Дани отчаянно врал себе, и что хуже всего – прекрасно понимал, что врёт! Он уж успел в достаточной мере узнать своего нового командира, чтоб иметь хоть какие-то иллюзии относительно возможностей развития ситуации.

– Какого треклятого беса, Павилос? – голос Гермагена, совершенно внезапно ответившего чуть ли не на сотый вызов, ворвался в сметенное сознание Дани, точно компания пьяных матросов – в портовый бордель.

– Гроссмейстер, сложилась экстренная ситуация требующая вашего внимания, я не считаю себя в праве… – Дани старался говорить как можно более убедительно и вкрадчиво, но Гермаген не захотел слушать.

– Говори толком, ослиный выкормыш, что у вас там творится? – взревел гроссмейстер.

– Я вам покажу, – немедленно отозвался Дани и мгновенно переслал ретранслируемую Ирви картинку на шлем гроссмейстера.

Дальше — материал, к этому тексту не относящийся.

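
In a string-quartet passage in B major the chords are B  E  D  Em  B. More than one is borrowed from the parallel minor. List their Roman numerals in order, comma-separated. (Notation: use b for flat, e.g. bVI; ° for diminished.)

bIII, iv

B major has the diatonic set B, C#m, D#m, E, F#, G#m, A#dim. B and E are both diatonic. D (D–F#–A) is not: scale degree 3 in B major carries D#m (iii). In B minor the chord on that degree is D, so here it functions as bIII, borrowed from the parallel minor. Em (E–G–B) is not: scale degree 4 in B major carries E (IV). In B minor the chord on that degree is Em, so here it functions as iv, borrowed from the parallel minor.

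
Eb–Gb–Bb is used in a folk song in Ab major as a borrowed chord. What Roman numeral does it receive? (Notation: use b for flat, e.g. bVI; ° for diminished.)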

Повисла пауза, за время которой Павилос не успел даже как следует успокоить дыхание – куда там нервы! А затем пришел ответ:

– Ну и что я должен был увидеть? – раздраженно поинтересовался гроссмейстер. – Жалкую кучку сектантских выблядков? Ты ради них оторвал меня от… – Гермаген резко прервался и несколько секунд молчал. – Короче, – вновь выйдя на связь, яростно проорал он, – приказ донельзя прост: территория должна быть полностью, – он сделал особое ударение на этом слове, – зачищена. Полностью, идиот, что не ясного? Живым брать только запредельщика, чью рожу вам всем продемонстрировали. Больше выживших быть не должно. Ещё вопросы?